The new version of Spotlight lets you to search through both your computer and the Internet for whatever your heart desires. It automatically generates search results, and provides preview versions of those results as well. It can even perform app-specific searches. For example, if you search for a particular app on your OS X computer using Spotlight, not only will it pull up that app, but it will also display the documents you most recently created and worked with when using that particular app. This makes document retrieval easier and also significantly diminishes the need to put shortcuts on your desktop. This paves the way for a much cleaner, and organized OS X user experience.
Apple has done what it’s best at: it took an existing concept and made it a lot better than it was before.
When you’re interacting with the Metro UI in Windows 8, if you simply start typing anything, the operating system’s Search Charm will automatically sift through your computer, and try to match whatever you typed in with stuff that’s on your PC. The search results will also include Web search suggestions, along with apps that match the terms you entered with items from the Windows app store.
Sounds cool, right? It also sounds a lot like the new version of Spotlight in OS X Yosemite, doesn’t it? Personally, we’ve gotten used to the Windows Modern UI (somewhat, anyway), and have learned to like and use the Search Charm in Windows 8 fairly often. However, its been saddled with a few major problems that have prevented it from gaining a huge fan base, starting with where it’s located in the OS.
First of all, the fact that this Search feature is built into the tiled/Metro UI in Windows 8, as opposed to being enabled throughout Windows, doesn’t help its, or Microsoft’s cause. Ever since Windows 8 first hit the market, the OS has been polarizing, at best. Adoption has inched upward, but still remains at levels that are way below Windows XP and Windows 7 numbers. Because the dual-UI nature of Windows 8 made it so difficult for many people to wrap their heads around how to use it, Windows 8 sales have suffered, and solid features, like the Search Charm, never got the attention or praise they deserved.
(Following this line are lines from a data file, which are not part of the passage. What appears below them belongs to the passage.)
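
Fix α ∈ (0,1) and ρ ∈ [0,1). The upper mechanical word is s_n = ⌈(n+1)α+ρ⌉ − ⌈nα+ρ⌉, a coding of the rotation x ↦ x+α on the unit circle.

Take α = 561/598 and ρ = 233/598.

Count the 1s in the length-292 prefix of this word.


274

#1s = Σ_{n=0}^{291} s_n = Σ_{n=0}^{291} (⌈(n+1)α+ρ⌉ − ⌈nα+ρ⌉)
the sum telescopes: every ⌈nα+ρ⌉ with 0 < n < 292 appears once with + and once with −, leaving ⌈292α+ρ⌉ − ⌈0·α+ρ⌉
292α + ρ = (292·561 + 233) / 598 = 164045/598
ρ = 233/598
⌈164045/598⌉ = 275,  ⌈233/598⌉ = 1
#1s = 275 − 1 = 274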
Apple one-ups Microsoft in this respect by taking the bare-bones aspects of their Search Charm, and built it into the basic OS X Yosemite desktop experience. As demoed by Apple during the WWDC keynote, instead of forcing users to navigate to a completely different interface that’s far removed from anything that anyone has ever seen in OS X, as was the case when Windows 8 landed, Apple baked this into OS X Yosemite by allowing users to use the new version of Spotlight simply by typing when they’re on the desktop. When you begin to type, Spotlight in OS X Yosemite will pop up immediately as a search bar, and generate search results in real time.
Though the Windows 8 Search Charm is very similar, Microsoft essentially buried the feature by only putting it on half of the OS. Why? Microsoft tried forcing users to interact with aspects of the Metro UI to use the Search Charm, refusing to enable the feature on the classic Desktop UI as well. By simply placing the search bar (which is mainly what the Search Charm consists of anyway, as is the case in the new version of Spotlight) in the middle of the desktop UI and integrating it into that classic and familiar experience, it could’ve significantly streamlined Windows 8, thereby increasing its usability, and perhaps gained a few more fans. For whatever reason, that never came to fruition.
In short, Apple has done what it’s best at: it took an existing concept and made it a lot better than it was before.
This is a pattern that’s a big part of Apple’s history ever since the company sky-rocketed to brand new heights in the 2000s. Think about the development of the iPhone, iPad, and MacBook. Cell phones, tablets, and laptops existed for years before Apple debuted any of those devices. Apple’s approach is what made the difference. It took those device categories, and polished them. Then, polished them some more, and some more. Apple refined those product categories until they turned into top-tier products.
That seems to be exactly what has happened in the case of the new version of Spotlight in OS X Yosemite. Once again, Apple took a good idea that was conjured up by someone else, and refined it, resulting in a significantly improved variation on an existing theme. This leaves us wondering whether the story of Windows 8 would’ve been different had Microsoft integrated the Search Charm more seamlessly with the tried and true desktop, instead of pushing people towards the widely disliked Modern UI.